France by way of Italy

Avignon - 1985
When I was coming up in the wine business, there was this invisible wall between France and Italy, put there mainly by wine snobs who thought France was the epitome of all that wine was meant to be. In those days I would often hear things like “Oh, you are an Italian wine-lover. I never thought all those grapes and wine were worth much of a fuss.” and “Who needs to look any further than France, with the wines of Bordeaux, Burgundy, Champagne, the Rhone, the Loire and Alsace?” I would be made to feel like my love was a second-class affair, that I could never rise to understand and appreciate wine with my limited Italian prism like those with expertise in French wine.


And then I went to France. It was the summer of 1985 and we drove from Venice. Our first stop was Avignon and they were having a summer festival. I loved the trees in Avignon, the music, the lights and the people. Their French sounded more like Italian than I had thought it would. And the wines seemed more alike than opposed.

As we moved up through the Rhone and into Burgundy and then Champagne, I wondered what all the fuss was these wine snobs were making. France, to my eyes, didn't seem a whole lot different than the Italy I had just come from. Yes, the language was different. And the food wasn’t the same. And even the wines were not exact. But the farmers, the winemakers, the light that shone from behind their eyes was identical to what I had experienced in Italy. They were emissaries of Bacchus, wasn’t that good enough? To this observer, it was. And so it launched me on my little love tryst with French wines.

I keep a little spread sheet on my travels. It is important to get dates right, especially when referring to something in writing. Ten trips in so far to France, and surely more to come. And every time to I go France I ask myself why these fellows from the 1980’s made such a distinction between Italy and France.

Last month, in Venice, another aspect of the Franco-Italian connection presented itself to me. On the fourth floor of an old palazzo, overlooking the Grand Canal, my host opened up, alongside his wine, a bottle of Chateau Lafite Rothschild. A winemaker with lovely vineyards in Friuli, at first I thought it odd that he would do that. Here we are in Italy, why would we drink Bordeaux? Ah, reverse snobbism this time, my conscience whispered in my ear. After all, I do love Bordeaux. What’s wrong with drinking it a mere 800 miles away?

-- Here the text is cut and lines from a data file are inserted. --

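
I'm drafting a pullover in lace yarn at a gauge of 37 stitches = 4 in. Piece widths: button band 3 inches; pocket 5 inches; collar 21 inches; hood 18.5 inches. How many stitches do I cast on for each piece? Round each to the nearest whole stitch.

Rate = 37/4 = 9.25 sts per in.
button band: 3 × 9.25 = 27.75 → 28.
pocket: 5 × 9.25 = 46.25 → 46.
collar: 21 × 9.25 = 194.25 → 194.
hood: 18.5 × 9.25 = 171.12 → 171.

button band 28; pocket 46; collar 194; hood 171.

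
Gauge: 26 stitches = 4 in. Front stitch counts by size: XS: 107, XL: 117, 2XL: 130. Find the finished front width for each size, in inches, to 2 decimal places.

26/4 = 6.5 sts per in.
XS: 107 / 6.5 = 16.462 → 16.46 in.
XL: 117 / 6.5 = 18.000 → 18.00 in.
2XL: 130 / 6.5 = 20.000 → 20.00 in.

XS 16.46 inches; XL 18.00 inches; 2XL 20.00 inches.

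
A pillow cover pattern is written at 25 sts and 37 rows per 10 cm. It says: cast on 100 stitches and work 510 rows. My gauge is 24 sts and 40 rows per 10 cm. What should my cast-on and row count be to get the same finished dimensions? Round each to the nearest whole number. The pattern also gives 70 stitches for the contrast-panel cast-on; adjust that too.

Cast on 96 stitches; work 551 rows; contrast-panel cast-on 67 stitches.

Stitches: 100 × 24/25 = 96.00 → 96.
Rows: 510 × 40/37 = 551.35 → 551.
contrast-panel cast-on: 70 × 24/25 = 67.20 → 67.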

We do it all the time in America.

My host has family connections with France. To many whom I have met, especially in Northern Italy and Tuscany, that isn’t so unusual. People living in Texas have relatives in California and New York. Big deal. But we have been conditioned to think these borders are real, that there is no porosity. This, in fact, is an illusion. Just like the illusion that French wines are better than Italian. They’re just different, like my relatives in California.

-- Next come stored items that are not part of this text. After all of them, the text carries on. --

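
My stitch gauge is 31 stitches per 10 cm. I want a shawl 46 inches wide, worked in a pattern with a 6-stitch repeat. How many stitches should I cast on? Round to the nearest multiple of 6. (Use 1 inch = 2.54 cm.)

CO 360 sts.

46 in = 46 × 2.54 = 116.84 cm.
31 / 10 = 3.1 sts/cm.
116.84 × 3.1 = 362.20 sts.
→ 360.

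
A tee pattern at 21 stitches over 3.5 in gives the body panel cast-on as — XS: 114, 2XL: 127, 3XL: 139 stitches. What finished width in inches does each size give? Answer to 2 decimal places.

XS 19.00 inches; 2XL 21.17 inches; 3XL 23.17 inches.

21/3.5 = 6 sts per in.
XS: 114 / 6 = 19.000 → 19.00 in.
2XL: 127 / 6 = 21.167 → 21.17 in.
3XL: 139 / 6 = 23.167 → 23.17 in.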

What really has been going on for many years between France and Italy has been more like an underground collaboration. After all, France and Italy account for 50% of the world’s wine production. And through many hundreds of years they have intermingled and become family. That they would be allied should seem more logical than being opposed to one another. Yes, there is competition for export markets. And yes, one will more easily find fine French wine in Italy than fine Italian wine in France. But those are minor issues. The heart of the matter is that the Italians have learned a lot about wine from the French, just like the French did from the Italians, going back to Roman times. There really is no “them” or “us” except in some obsolete corners of connoisseurship. Now, most of those fellows are gone, or will soon be.

Avignon - 1985
Meanwhile, take a look at the mingling on wine lists across America. Bubbles from France and Italy flow freely from them. Zachary Sussman writes in Punch "How Champagne Snuck onto New York’s Italian Wine Lists". Katherine Cole, writing in the Oregonian, cites a wine list from the Portland restaurant, Smallwares, which makes no distinction between countries (or red and white, for that matter). The lines of distinction, those all-important markers for the dead-tree connoisseurs of the 20th century, no longer matter.

And just like drinking Bordeaux in Venice, why would they matter? In shaking off our suits and ties and climbing into our well-worn jeans and Jack Purcells, why shouldn’t a wider appreciation of wine, wine without borders, follow?

Personally, I am relieved. I no longer have to skulk in a corner with my Gattinara, in fear that I am some kind of leper. I can freely pour Franciacorta in public, next to a grower Champagne, with no fear of ridicule. Hip sommeliers in New York post pictures of incredible Barolo on their Instagram feed next to prized Rhone and Burgundy wines. Are we not drawn onward to a new era?

That bottle of Lafite Rothschild my friend opened? When he poured me a glass I took a sniff. It smelled corked. Several folks around the table agreed. What did my friend do? There was no scorn for a French wine being corked. He went into the other room and brought back a bottle of another First Growth, a Mouton Rothschild. It complemented his Italian wine wonderfully. And we all proceeded with the night, admiring the evening and the lighted boats shimmering along the Grand Canal in the most serene of ways.